Public pensions: Private equity’s popularity grows over alternatives

US public pensions were more active in PE than other alternative asset classes during the second half of last year, according to research from data firm eVestment.

Soaring fund sizes could be responsible for private equity extending its lead as the preferred alternative asset class for new commitments among US public pensions in the fourth quarter of last year.

The asset class secured 121 commitments from US public pension plans during the period, according to institutional investment data firm eVestment. Though a marginal decline from the 124 new commitments made in the third quarter, private equity far exceeded the 76 commitments made to real assets in the period, which fell from 91 in the previous quarter.

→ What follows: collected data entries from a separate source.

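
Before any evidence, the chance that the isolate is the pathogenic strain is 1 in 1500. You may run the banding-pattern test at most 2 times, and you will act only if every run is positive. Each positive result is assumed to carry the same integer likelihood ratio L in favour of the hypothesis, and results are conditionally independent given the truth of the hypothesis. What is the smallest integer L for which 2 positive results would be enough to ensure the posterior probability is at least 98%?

272

Prior odds = (1/1500)/(1499/1500) = 1/1499.
Target odds = 0.98/0.02 = 49.
Need L² ≥ 49 ÷ (1/1499) = 73451.
271² = 73441 < 73451 ≤ 73984 = 272², so L = 272.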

“We’re seeing a phenomenon in the market where the largest funds are becoming even bigger, so when those Goliaths come through the market it certainly does impact [the number of commitments],” Janet Brooks, managing director at placement agent Monument Group, tells Private Equity International. These larger funds could present a greater number of US pensions with the opportunity to invest.

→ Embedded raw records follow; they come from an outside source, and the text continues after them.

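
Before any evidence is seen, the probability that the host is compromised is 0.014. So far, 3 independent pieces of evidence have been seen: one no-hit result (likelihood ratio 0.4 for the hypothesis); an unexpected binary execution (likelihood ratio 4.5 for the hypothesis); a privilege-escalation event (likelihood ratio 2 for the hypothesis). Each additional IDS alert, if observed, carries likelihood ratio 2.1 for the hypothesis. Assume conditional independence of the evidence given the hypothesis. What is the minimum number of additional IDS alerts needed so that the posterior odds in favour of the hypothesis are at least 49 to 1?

Prior odds = 0.014/0.986 = 7/493.
Combined Bayes factor of the evidence already in hand = 0.4 × 4.5 × 2 = 3.6.
Odds after that evidence = (7/493) × 3.6 = 126/2465.
Target odds = 49.
Need 2.1ⁿ ≥ 49 ÷ (126/2465) = 17255/18.
2.1⁹ ≈794.28 falls short of 17255/18 but 2.1¹⁰ ≈1667.99 reaches it, so n = 10.

10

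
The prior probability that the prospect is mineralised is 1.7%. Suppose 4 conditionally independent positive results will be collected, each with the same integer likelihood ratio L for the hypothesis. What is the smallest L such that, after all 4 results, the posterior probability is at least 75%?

4

Prior odds = 0.017/0.983 = 17/983.
Target odds = 0.75/0.25 = 3.
Need L⁴ ≥ 3 ÷ (17/983) = 2949/17.
3⁴ = 81 < 2949/17 ≤ 256 = 4⁴, so L = 4.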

General partners raised $409.6 billion across 543 funds closed in 2017, compared with $364.5 billion raised across 646 funds in 2016, PEI data show, with the average fund size up from $564.2 million to $754.3 million.

Apollo Investment Fund IX was 2017’s largest fund close at $24.7 billion, the biggest in private equity history. The fund was accompanied by several other mammoth closes, including CVC Capital Partners VII on $18.6 billion and Silver Lake Partners V on $15 billion.

Strong LP demand for the asset class has been driven by large distributions from private equity funds over the past three years, according to Rhonda Ryan, managing director and head of Europe, Middle East and Africa at consultancy Pavilion Alternatives. “[US public pensions] have received money back and will be looking to deploy that into private equity again,” she says.

Impressive performances have not only contributed to increasing contributions, but also rising appetites among individual institutions.

“Performance has been good and therefore investors want to increase their percentage allocation,” Brooks notes. “They’ve been able to do that because there are people raising very large funds and some very large dollars can go into those opportunities.”

In a June 2017 interview with PEI, Christopher Schelling, director of private equity at The Texas Municipal Retirement System, said there was the “possibility” that its target allocation could be doubled from 5 percent to 10 percent “at the discretion of our board”.

Last year, a Massachusetts Pension Reserves Investment Management Board committee voted to increase its target allocation for private equity from 10 percent to 11 percent after it outshone all other asset classes for the Boston-based pension plan in 2016. Orange County Employees Retirement System also raised its target allocation to private equity from 6 percent to 8 percent, according to a memo from the pension following a January 2017 investment committee meeting.